Vous trouverez en commentaire à ce message la décision du Conseil d'Etat
et ci dessous les commentaires de Maître Marlange

(début de citation)

Bonjour à tous,

Comme convenu, dans l’affaire citée en objet, nous revenons vers vous à l’issue de la séance publique de ce jour, devant les 6ème et 1ère sous-sections réunies du contentieux du Conseil d’Etat.

La formation de jugement était placée sous la présidence de M. Honorat, président-adjoint de la section du contentieux. Invitée à présenter ses conclusions à l’appel de l’affaire, Mme von Coester, rapporteur public, a proposé de rejeter la requête de la FED et autres.

Après avoir rappelé les circonstances particulières de l’adoption du décret du 2 mai 2014 et de la ratification de l’ordonnance du 20 mars 2014 sur l’expérimentation de l’autorisation unique, Mme le Rapporteur public a commencé par examiner les moyens de légalité externe soulevés dans la requête, pour les écarter tour à tour.

Elle a, à cet égard, retenu notamment que les contreseings étaient réguliers compte tenu des compétences des ministres, ou encore que la commission consultative d’évaluation des normes avait bien été consultée en urgence sur la fiche d’impact.
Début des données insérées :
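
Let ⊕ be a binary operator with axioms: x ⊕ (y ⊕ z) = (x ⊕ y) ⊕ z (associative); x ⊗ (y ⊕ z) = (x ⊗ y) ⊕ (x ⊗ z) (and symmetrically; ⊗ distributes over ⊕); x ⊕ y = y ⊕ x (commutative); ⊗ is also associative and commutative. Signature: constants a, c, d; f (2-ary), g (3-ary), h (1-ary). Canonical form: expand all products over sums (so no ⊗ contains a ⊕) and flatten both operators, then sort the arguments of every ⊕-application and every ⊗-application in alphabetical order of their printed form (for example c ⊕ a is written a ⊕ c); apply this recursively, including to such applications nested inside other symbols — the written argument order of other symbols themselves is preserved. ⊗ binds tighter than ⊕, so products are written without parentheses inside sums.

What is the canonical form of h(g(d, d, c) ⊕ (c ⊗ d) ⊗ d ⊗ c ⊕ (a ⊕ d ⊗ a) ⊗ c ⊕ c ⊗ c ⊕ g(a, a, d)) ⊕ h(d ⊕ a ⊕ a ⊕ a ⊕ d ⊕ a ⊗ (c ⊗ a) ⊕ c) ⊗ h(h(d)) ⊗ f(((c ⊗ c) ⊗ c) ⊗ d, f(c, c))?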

Elle a également rappelé que l’article L. 120-1 du code de l’environnement n’était pas applicable aux décisions réglementaires de l’Etat sauf dispositions particulières et que l’article 8 de la Convention d’Aarhus ne produisait pas d’effet direct dans l’ordre juridique interne (cf. not. CE 16 juillet 2014, req. n° 365515). En toute état de cause, elle a relevé que le délai de consultation de 23 jours était conforme aux dispositions en vigueur.

Mme le Rapporteur public a, dans un second temps, examiné les moyens de légalité interne. Elle a notamment considéré que le public, dès lors qu’il participe à l’enquête publique, participe effectivement au début du processus décisionnel. Elle a aussi exclu toute difficulté au regard de la notion d’« enjeux locaux » employée à l’article 4 du décret.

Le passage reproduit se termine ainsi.